For a few years, three friends and I regularly attended cooking classes held at The Seasonal Kitchen. Dick and Ginger Howell gave -- and still give -- cooking classes in their inviting kitchen in Pittsford. Dick and Ginger are informative yet comedic, their recipes delicious yet approachable. Alas, the schedule demands of school-age kids brought our time at the Seasonal Kitchen to a halt, but I'm glad to see that Dick and Ginger are still going strong.

All of still use their recipes in regular rotation, and this one is a favorite. (The picture doesn't do it justice but I'm not about to delay dinner for a photo shoot.) It's a yummy way to use up leftover chicken or turkey, and is nice enough to serve to company. My friend, Marie, assembles the whole thing ahead of time and pops it into the oven for company. I'm afraid of mushy noodles, so I get all the components ready (cut-up chicken, cooked noodles, sauteed mushrooms) ahead of time, and then I make the sauce and assemble it all right before it goes in the oven.

A couple of tips:
1. The dry noodles will not look like enough when you measure it out (see the colander to the right), but it does work out just right. When you increase the noodles, you lose the creaminess of the sauce and throw the ratio off.
2. Be sure to undercook the noodles by a couple of minutes because they will continue to cook while baking.

Chicken (or Turkey) Mushroom Noodle Gratin

1 stick butter (3 Tablespoons for the mushrooms/3 for the sauce/2 on top)
1/2 lb. fresh mushrooms thinly sliced
4 Tablespoons flour
2 cups chicken stock (or poaching liquid from the chicken)
1 c. heavy cream
salt, white pepper to taste
1 T. rice vinegar or cider vinegar -- or use Madeira wine
3 c. chicken or turkey which has been poached in chicken stock and seasoned with salt and pepper (OR leftover cooked chicken or turkey), and torn into 2 x 1 inch pieces 
1/4 lb. wide egg noodles cooked 2 minutes less than directions for al dente and drained (do not increase amount of noodles - even if it looks skimpy)
1/4 c. freshly grated parmesan
2 T. fresh bread crumbs

Melt 3 tablespoons of the butter in a large skillet. Add the mushrooms and cook, stirring constantly, until they have absorbed the butter and wilted, but not browned. Remove them, juice and all, to a small bowl.

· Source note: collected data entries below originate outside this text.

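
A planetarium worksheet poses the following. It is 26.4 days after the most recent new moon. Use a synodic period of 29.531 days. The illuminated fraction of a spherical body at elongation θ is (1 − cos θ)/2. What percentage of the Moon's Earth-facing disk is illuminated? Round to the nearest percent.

11%

The Moon has covered 26.4/29.531 of its cycle, so θ ≈ 360° × 26.4/29.531 = 321.8°.
Illuminated fraction = (1 − cos 321.8°)/2 = (1 − 0.786)/2 ≈ 0.107, so 11%.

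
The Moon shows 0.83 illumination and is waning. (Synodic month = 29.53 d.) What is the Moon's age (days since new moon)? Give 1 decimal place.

cos θ = 1 − 2f = -0.660, giving a principal value of 131.3°.
A waning Moon lies in 180°–360°, so θ = 360° − 131.3° = 228.7°.
That fraction of the synodic month is 228.7/360 × 29.53 d ≈ 18.76 d.

18.8 days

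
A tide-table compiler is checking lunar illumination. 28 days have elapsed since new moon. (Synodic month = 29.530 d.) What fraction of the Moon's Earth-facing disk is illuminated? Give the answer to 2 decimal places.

0.03

The Moon has covered 28/29.530 of its cycle, so θ ≈ 360° × 28/29.530 = 341.3°.
cos 341.3° = 0.947, so f = (1 − 0.947)/2 = 0.026.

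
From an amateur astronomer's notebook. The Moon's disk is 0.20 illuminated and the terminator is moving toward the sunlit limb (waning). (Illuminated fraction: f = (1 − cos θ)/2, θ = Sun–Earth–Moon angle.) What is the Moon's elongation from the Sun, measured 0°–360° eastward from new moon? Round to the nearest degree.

307°

From f = (1 − cos θ)/2: cos θ = 1 − 2×0.20 = 0.600; arccos → 53.1°.
Since the Moon is past full (waning), take the reflex angle: θ = 360° − 53.1° = 306.9°.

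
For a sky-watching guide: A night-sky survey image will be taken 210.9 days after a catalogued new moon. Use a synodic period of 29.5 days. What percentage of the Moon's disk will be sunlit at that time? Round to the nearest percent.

Reduce mod P: 210.9 − 7×29.5 = 4.40 d into the current lunation.
Phase angle: θ = 360°·(4.40 d)/(29.5 d) = 53.7°.
With cos θ = 0.592, the lit fraction is (1 − 0.592)/2 ≈ 0.204, so 20%.

20%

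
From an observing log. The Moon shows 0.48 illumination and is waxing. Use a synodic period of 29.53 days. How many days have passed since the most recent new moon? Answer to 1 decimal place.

7.2 days

From f = (1 − cos θ)/2: cos θ = 1 − 2×0.48 = 0.040; arccos → 87.7°.
The Moon is waxing (0°–180°), so θ = 87.7° directly.
Age = 29.53 × 87.7°/360° ≈ 7.19 days.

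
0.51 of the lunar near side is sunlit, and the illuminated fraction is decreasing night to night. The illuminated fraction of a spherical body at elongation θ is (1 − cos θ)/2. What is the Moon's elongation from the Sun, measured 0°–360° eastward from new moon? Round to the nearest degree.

269°

From f = (1 − cos θ)/2: cos θ = 1 − 2×0.51 = -0.020; arccos → 91.1°.
Waning ⇒ past full, so θ = 360° − 91.1° = 268.9°.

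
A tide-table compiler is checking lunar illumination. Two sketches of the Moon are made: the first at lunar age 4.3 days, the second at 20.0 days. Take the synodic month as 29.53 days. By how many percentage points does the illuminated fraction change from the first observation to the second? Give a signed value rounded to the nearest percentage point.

+53 percentage points

θ₁ = 360° × 4.3/29.53 = 52.4°, f₁ = (1 − cos θ₁)/2 = 0.195.
θ₂ = 360° × 20.0/29.53 = 243.8°, f₂ = (1 − cos θ₂)/2 = 0.721.
Change = f₂ − f₁ = +0.526 → +53 percentage points.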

Melt 3 more tablespoons butter in the same pan and add the flour, stirring constantly for several minutes, until thoroughly amalgamated. Do not brown. Gradually add the chicken stock and cream, stirring constantly with a whisk. Cook until smooth and thick about 5 minutes. Season with salt and pepper and vinegar.

Bail out 1 cup of sauce and add it to 2 tablespoons of the parmesan cheese. Add this mixture to the cooked, drained noodles.

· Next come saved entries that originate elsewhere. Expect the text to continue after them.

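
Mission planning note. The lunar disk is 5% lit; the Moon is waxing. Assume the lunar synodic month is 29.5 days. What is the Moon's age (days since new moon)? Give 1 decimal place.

Invert f = (1 − cos θ)/2 to get cos θ = 1 − 2(0.05) = 0.900, hence θ₀ = arccos 0.900 = 25.8°.
Waxing ⇒ before full, so θ = 25.8°.
Age = 29.5 × 25.8°/360° ≈ 2.12 days.

2.1 days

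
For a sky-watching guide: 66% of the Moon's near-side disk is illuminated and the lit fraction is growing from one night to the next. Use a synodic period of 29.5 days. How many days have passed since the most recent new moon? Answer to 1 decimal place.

Invert f = (1 − cos θ)/2 to get cos θ = 1 − 2(0.66) = -0.320, hence θ₀ = arccos -0.320 = 108.7°.
Waxing ⇒ before full, so θ = 108.7°.
Age = 29.5 × 108.7°/360° ≈ 8.90 days.

8.9 days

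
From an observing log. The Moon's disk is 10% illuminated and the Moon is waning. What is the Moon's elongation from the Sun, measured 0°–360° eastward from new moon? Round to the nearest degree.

323°

Invert f = (1 − cos θ)/2 to get cos θ = 1 − 2(0.10) = 0.800, hence θ₀ = arccos 0.800 = 36.9°.
Since the Moon is past full (waning), take the reflex angle: θ = 360° − 36.9° = 323.1°.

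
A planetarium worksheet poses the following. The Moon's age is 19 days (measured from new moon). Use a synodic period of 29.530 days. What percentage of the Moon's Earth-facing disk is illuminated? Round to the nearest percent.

81%

The Moon has covered 19/29.530 of its cycle, so θ ≈ 360° × 19/29.530 = 231.6°.
cos 231.6° = (-0.621), so f = (1 − (-0.621))/2 = 0.810, so 81%.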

Fold the chicken and mushrooms into the remaining sauce.

Butter a 1 1/2 or 2 quart casserole and place half of the noodles on the bottom. Cover with half of the chicken mixture, then spread with the rest of the chicken mixture on top and sprinkle with the remaining parmesan cheese, mixed with the bread crumbs. Dot with bits of the remaining butter.

Bake in a preheated 350 degree oven for 40-50 minutes. (It will be a bit soupy but will thicken as it sets.)